For a city most often associated with pork barbecue and Elvis's famous fried peanut-butter-and-banana sandwiches, Memphis has a surprisingly diverse restaurant scene. From escargot to étouffée and fajitas to focaccia, there's all manner of ethnic and gourmet fare around town. You'll also find plenty of barbecued ribs, fried pickles, purple-hull peas, butter beans, meatloaf, and mashed potatoes. And you might be surprised by the wealth of trendy restaurants you'd expect to encounter in any major metropolitan area. Drawing on influences from around the country and around the world, these New American and New Southern restaurants serve dishes so complex and creative that they often take a paragraph to describe on a menu.
Gourmet and ethnic foods aside, what Memphis can claim as its very own is slow-smoked, hand-pulled pork shoulder barbecue, to which you can add the spicy sauces of your choosing -- chili vinegar, hot sauce, whatever. If this doesn't appeal to you, then maybe Memphis's famous ribs will. These are cooked much the same way as the pork shoulder and come dry or wet -- that is, with the sauce added by you (dry) or cooked in (wet).

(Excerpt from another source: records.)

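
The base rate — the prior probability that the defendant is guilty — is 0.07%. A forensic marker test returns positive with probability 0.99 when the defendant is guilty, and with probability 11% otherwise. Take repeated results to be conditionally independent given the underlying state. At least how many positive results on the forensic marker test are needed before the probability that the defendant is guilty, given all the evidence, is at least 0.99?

6

Prior odds: 0.0007 ÷ 0.9993 = 7/9993.
Likelihood ratio of a positive result = 0.99/0.11 = 9.
Target odds: 0.99 ÷ 0.01 = 99.
Require 9ⁿ ≥ 99 ÷ (7/9993) = 989307/7.
9⁵ = 59049 falls short of 989307/7 but 9⁶ = 531441 reaches it, so n = 6.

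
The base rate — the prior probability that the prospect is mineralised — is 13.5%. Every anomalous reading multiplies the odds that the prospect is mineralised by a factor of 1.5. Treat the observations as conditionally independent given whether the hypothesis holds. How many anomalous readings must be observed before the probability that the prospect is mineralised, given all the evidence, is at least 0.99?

16

Prior odds = 0.135/0.865 = 27/173.
Likelihood ratio per anomalous reading = 1.5.
Target posterior odds = 0.99/0.01 = 99.
Require 1.5ⁿ ≥ 99 ÷ (27/173) = 1903/3.
1.5¹⁵ = 14348907/32768 falls short of 1903/3 but 1.5¹⁶ = 43046721/65536 reaches it, so n = 16.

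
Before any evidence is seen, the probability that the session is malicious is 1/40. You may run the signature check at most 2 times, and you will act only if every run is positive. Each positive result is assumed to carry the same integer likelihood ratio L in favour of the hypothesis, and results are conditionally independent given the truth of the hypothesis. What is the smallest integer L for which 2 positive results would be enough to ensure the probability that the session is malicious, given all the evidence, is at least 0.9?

Prior odds = 0.025/0.975 = 1/39.
Target odds = 0.9/0.1 = 9.
Need L² ≥ 9 ÷ (1/39) = 351.
18² = 324 < 351 ≤ 361 = 19², so L = 19.

19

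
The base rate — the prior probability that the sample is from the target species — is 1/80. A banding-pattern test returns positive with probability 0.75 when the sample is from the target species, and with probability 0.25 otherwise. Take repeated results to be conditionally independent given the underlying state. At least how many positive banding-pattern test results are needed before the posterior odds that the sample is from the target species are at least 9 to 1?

6

Prior odds = 0.0125/0.9875 = 1/79.
Likelihood ratio of a positive result = 0.75/0.25 = 3.
Target odds = 9.
Need (1/79) × 3ⁿ ≥ 9, i.e. 3ⁿ ≥ 711.
3⁵ = 243 falls short of 711 but 3⁶ = 729 reaches it, so n = 6.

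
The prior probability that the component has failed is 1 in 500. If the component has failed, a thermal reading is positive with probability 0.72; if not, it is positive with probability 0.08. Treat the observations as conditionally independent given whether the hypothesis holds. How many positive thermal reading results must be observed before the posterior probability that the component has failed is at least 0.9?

Prior odds: 0.002 ÷ 0.998 = 1/499.
Likelihood ratio of a positive = 0.72/0.08 = 9.
Target odds: 0.9 ÷ 0.1 = 9.
Need (1/499) × 9ⁿ ≥ 9, i.e. 9ⁿ ≥ 4491.
9³ = 729 falls short of 4491 but 9⁴ = 6561 reaches it, so n = 4.

4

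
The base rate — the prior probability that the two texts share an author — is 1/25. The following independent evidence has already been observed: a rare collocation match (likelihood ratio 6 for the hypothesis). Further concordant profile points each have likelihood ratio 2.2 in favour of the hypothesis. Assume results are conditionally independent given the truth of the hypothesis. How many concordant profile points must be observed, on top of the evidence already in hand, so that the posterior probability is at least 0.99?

8

Prior odds = 0.04/0.96 = 1/24.
Bayes factor of the evidence already in hand = 6.
Odds after that evidence = (1/24) × 6 = 0.25.
Target odds = 0.99/0.01 = 99.
Need 2.2ⁿ ≥ 99 ÷ 0.25 = 396.
2.2⁷ = 19487171/78125 falls short of 396 but 2.2⁸ = 214358881/390625 reaches it, so n = 8.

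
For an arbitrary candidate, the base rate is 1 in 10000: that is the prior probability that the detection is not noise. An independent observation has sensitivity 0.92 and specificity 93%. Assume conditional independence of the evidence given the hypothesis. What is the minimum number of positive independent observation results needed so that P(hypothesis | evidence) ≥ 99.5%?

Prior odds: 0.0001 ÷ 0.9999 = 1/9999.
False-positive rate = 1 − 0.93 = 0.07; likelihood ratio of a positive = 0.92/0.07 = 92/7.
Target posterior odds = 0.995/0.005 = 199.
Need (1/9999) × (92/7)ⁿ ≥ 199, i.e. (92/7)ⁿ ≥ 1989801.
(92/7)⁵ ≈392147 falls short of 1989801 but (92/7)⁶ ≈5.15393e+06 reaches it, so n = 6.

6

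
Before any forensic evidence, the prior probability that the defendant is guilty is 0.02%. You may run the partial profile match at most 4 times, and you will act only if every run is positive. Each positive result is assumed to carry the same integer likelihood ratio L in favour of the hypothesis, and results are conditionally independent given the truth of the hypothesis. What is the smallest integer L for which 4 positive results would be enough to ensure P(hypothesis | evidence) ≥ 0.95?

Prior odds = 0.0002/0.9998 = 1/4999.
Target odds = 0.95/0.05 = 19.
Need L⁴ ≥ 19 ÷ (1/4999) = 94981.
17⁴ = 83521 < 94981 ≤ 104976 = 18⁴, so L = 18.

18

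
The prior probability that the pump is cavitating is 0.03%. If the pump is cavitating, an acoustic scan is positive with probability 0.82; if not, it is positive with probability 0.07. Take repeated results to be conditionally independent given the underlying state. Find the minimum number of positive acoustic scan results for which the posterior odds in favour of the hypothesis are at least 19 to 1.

Prior odds: 0.0003 ÷ 0.9997 = 3/9997.
Likelihood ratio of a positive = 0.82/0.07 = 82/7.
Target odds = 19.
Require (82/7)ⁿ ≥ 19 ÷ (3/9997) = 189943/3.
(82/7)⁴ = 45212176/2401 falls short of 189943/3 but (82/7)⁵ ≈220587 reaches it, so n = 5.

5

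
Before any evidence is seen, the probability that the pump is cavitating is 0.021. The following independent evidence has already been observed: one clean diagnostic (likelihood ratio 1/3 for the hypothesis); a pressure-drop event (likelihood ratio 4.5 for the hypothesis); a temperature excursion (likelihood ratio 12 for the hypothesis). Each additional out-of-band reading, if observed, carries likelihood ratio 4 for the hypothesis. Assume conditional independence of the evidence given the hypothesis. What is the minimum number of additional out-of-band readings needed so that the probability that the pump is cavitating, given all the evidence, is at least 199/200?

Prior odds = 0.021/0.979 = 21/979.
Combined Bayes factor of the evidence already in hand = (1/3) × 4.5 × 12 = 18.
Odds after that evidence = (21/979) × 18 = 378/979.
Target odds = 0.995/0.005 = 199.
Need 4ⁿ ≥ 199 ÷ (378/979) = 194821/378.
4⁴ = 256 falls short of 194821/378 but 4⁵ = 1024 reaches it, so n = 5.

5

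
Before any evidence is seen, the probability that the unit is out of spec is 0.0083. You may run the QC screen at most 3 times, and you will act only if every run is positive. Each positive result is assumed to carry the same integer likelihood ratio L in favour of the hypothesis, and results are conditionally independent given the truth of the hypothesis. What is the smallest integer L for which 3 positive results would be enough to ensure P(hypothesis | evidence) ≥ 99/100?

Prior odds = 0.0083/0.9917 = 83/9917.
Target odds = 0.99/0.01 = 99.
Need L³ ≥ 99 ÷ (83/9917) = 981783/83.
22³ = 10648 < 981783/83 ≤ 12167 = 23³, so L = 23.

23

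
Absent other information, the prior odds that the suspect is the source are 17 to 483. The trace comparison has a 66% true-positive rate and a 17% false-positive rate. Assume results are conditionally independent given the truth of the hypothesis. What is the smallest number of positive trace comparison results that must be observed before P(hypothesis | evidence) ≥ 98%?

6

Prior odds = 17/483.
Likelihood ratio of a positive result = 0.66/0.17 = 66/17.
Target posterior odds = 0.98/0.02 = 49.
Need (17/483) × (66/17)ⁿ ≥ 49, i.e. (66/17)ⁿ ≥ 23667/17.
(66/17)⁵ ≈882.013 falls short of 23667/17 but (66/17)⁶ ≈3424.29 reaches it, so n = 6.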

Among the better chain restaurants to be found in Memphis are Bonefish Grill, 1250 N. Germantown Pkwy. (tel. 901/753-2220; www.bonefishgrill.com); Carrabba's, 5110 Poplar Ave. (tel. 901/685-9900; www.carrabbas.com); P.F. Chang's, 1181 Ridgeway Rd. (tel. 901/818-3889; www.pfchangs.com); Ruth's Chris Steakhouse, 6120 Poplar at Shady Grove (tel. 901/761-0055; www.ruthschris.com); and Texas de Brazil Churrascaria, 150 Peabody Place (tel. 901/526-7600; www.texasdebrazil.com), featuring tableside, hand-carved meats.

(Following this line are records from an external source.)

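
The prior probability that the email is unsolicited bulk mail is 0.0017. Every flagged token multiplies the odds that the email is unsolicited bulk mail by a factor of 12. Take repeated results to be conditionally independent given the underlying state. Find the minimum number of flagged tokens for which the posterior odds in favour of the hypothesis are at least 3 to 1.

4

Prior odds = 0.0017/0.9983 = 17/9983.
Likelihood ratio per flagged token = 12.
Target odds = 3.
Need (17/9983) × 12ⁿ ≥ 3, i.e. 12ⁿ ≥ 29949/17.
12³ = 1728 falls short of 29949/17 but 12⁴ = 20736 reaches it, so n = 4.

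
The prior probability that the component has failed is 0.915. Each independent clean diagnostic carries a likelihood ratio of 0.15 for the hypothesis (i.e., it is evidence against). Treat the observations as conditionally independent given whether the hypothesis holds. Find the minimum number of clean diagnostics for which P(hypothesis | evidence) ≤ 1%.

Prior odds: 0.915 ÷ 0.085 = 183/17.
Likelihood ratio per clean diagnostic = 0.15.
Target posterior odds = 0.01/0.99 = 1/99.
Require 0.15ⁿ ≤ 1/99 ÷ (183/17) = 17/18117.
0.15³ = 0.003375 is still above 17/18117 but 0.15⁴ = 81/160000 is at or below it, so n = 4.

4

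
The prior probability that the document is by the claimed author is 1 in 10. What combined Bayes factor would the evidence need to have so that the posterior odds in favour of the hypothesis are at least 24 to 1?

216

Prior odds = 0.1/0.9 = 1/9.
Target odds = 24.
Required Bayes factor = 24 ÷ (1/9) = 216.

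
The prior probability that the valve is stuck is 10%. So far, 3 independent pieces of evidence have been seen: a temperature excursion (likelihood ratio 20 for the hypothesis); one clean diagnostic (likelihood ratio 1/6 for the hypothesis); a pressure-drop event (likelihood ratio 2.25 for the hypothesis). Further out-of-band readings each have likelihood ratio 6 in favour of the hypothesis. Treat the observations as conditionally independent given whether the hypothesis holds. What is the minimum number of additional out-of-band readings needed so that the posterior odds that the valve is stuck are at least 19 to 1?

Prior odds = 0.1/0.9 = 1/9.
Combined Bayes factor of the evidence already in hand = 20 × (1/6) × 2.25 = 7.5.
Odds after that evidence = (1/9) × 7.5 = 5/6.
Target odds = 19.
Need 6ⁿ ≥ 19 ÷ (5/6) = 22.8.
6¹ = 6 falls short of 22.8 but 6² = 36 reaches it, so n = 2.

2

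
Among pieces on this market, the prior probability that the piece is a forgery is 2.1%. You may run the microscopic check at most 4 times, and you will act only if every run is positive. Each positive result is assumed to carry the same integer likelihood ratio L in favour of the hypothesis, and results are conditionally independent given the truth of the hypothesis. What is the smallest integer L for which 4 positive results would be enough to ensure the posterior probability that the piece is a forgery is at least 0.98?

Prior odds = 0.021/0.979 = 21/979.
Target odds = 0.98/0.02 = 49.
Need L⁴ ≥ 49 ÷ (21/979) = 6853/3.
6⁴ = 1296 < 6853/3 ≤ 2401 = 7⁴, so L = 7.

7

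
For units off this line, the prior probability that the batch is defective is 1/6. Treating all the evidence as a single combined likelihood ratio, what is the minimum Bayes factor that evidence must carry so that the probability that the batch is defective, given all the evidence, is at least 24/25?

Prior odds = (1/6)/(5/6) = 0.2.
Target odds = 0.96/0.04 = 24.
Required Bayes factor = 24 ÷ 0.2 = 120.

120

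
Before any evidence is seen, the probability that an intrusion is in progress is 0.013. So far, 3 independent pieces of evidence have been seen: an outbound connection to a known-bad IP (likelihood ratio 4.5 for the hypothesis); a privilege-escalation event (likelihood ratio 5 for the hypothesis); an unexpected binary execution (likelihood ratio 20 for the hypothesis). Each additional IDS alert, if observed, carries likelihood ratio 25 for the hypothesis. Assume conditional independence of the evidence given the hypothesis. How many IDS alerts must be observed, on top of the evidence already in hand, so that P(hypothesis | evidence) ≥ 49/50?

1

Prior odds = 0.013/0.987 = 13/987.
Combined Bayes factor of the evidence already in hand = 4.5 × 5 × 20 = 450.
Odds after that evidence = (13/987) × 450 = 1950/329.
Target odds = 0.98/0.02 = 49.
Need 25ⁿ ≥ 49 ÷ (1950/329) = 16121/1950.
25¹ = 25, which meets the required 16121/1950; so n = 1.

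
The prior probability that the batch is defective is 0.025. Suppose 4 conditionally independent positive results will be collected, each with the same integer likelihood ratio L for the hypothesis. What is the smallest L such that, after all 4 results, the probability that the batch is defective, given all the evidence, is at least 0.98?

Prior odds = 0.025/0.975 = 1/39.
Target odds = 0.98/0.02 = 49.
Need L⁴ ≥ 49 ÷ (1/39) = 1911.
6⁴ = 1296 < 1911 ≤ 2401 = 7⁴, so L = 7.

7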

For these listings, I have classified restaurants in the following categories (estimates do not include beer, wine, or tip): very expensive for meals costing more than $50; expensive if a complete dinner would cost $30 or more; moderate, where you can expect to pay between $15 and $30 for a complete dinner; and inexpensive, where a complete dinner can be had for less than $15.
Corky's Ribs & BBQ -- Kids and grandparents alike love Corky's boisterous atmosphere, rollicking rock oldies music, and big pork platters paired with sky-high stacks of onion rings.

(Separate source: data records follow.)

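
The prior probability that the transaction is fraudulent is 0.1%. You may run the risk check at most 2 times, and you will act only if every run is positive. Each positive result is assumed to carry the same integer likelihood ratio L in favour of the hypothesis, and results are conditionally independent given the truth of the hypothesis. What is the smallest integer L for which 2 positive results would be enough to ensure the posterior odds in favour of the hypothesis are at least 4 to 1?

64

Prior odds = 0.001/0.999 = 1/999.
Target odds = 4.
Need L² ≥ 4 ÷ (1/999) = 3996.
63² = 3969 < 3996 ≤ 4096 = 64², so L = 64.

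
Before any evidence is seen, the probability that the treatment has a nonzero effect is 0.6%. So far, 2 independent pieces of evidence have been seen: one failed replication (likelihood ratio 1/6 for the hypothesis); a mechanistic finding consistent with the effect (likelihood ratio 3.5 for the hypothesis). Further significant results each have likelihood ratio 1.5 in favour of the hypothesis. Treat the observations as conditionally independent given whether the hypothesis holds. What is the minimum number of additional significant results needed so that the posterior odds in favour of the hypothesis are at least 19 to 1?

22

Prior odds = 0.006/0.994 = 3/497.
Combined Bayes factor of the evidence already in hand = (1/6) × 3.5 = 7/12.
Odds after that evidence = (3/497) × 7/12 = 1/284.
Target odds = 19.
Need 1.5ⁿ ≥ 19 ÷ (1/284) = 5396.
1.5²¹ ≈4987.89 falls short of 5396 but 1.5²² ≈7481.83 reaches it, so n = 22.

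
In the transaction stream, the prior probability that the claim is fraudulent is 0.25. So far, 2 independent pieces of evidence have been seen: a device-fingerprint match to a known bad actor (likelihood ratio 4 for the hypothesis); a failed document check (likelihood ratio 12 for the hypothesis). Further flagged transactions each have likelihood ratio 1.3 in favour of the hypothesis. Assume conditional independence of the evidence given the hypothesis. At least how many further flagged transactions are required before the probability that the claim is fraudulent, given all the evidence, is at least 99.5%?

Prior odds = 0.25/0.75 = 1/3.
Combined Bayes factor of the evidence already in hand = 4 × 12 = 48.
Odds after that evidence = (1/3) × 48 = 16.
Target odds = 0.995/0.005 = 199.
Need 1.3ⁿ ≥ 199 ÷ 16 = 12.4375.
1.3⁹ ≈10.6045 falls short of 12.4375 but 1.3¹⁰ ≈13.7858 reaches it, so n = 10.

10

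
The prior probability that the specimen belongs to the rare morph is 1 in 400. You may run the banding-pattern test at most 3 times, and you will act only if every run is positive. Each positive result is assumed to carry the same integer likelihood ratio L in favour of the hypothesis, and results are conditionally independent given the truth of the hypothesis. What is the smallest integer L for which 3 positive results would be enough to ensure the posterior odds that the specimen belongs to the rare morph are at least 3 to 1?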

Four Way Restaurant -- Good, old-fashioned home cooking means kids might be asked to eat their vegetables along with fried chicken and pork chops. But when the green beans are seasoned with pork and the mashed potatoes are drenched in butter, who but the fussiest little eaters would object?
The Majestic Grille -- Vintage Popeye cartoons and silent movies play on a large video screen at one end of this upscale-ish but affordable family restaurant with enough menu choices for all tastes.
Spaghetti Warehouse -- Antique trolley cars and hearty Italian comfort food, including thick slabs of lasagna and kid-friendly spaghetti-and-meatballs, make this inexpensive restaurant a family favorite.
Note: This information was accurate when it was published, but can change without notice. Please be sure to confirm all rates and details directly with the companies in question before planning your trip.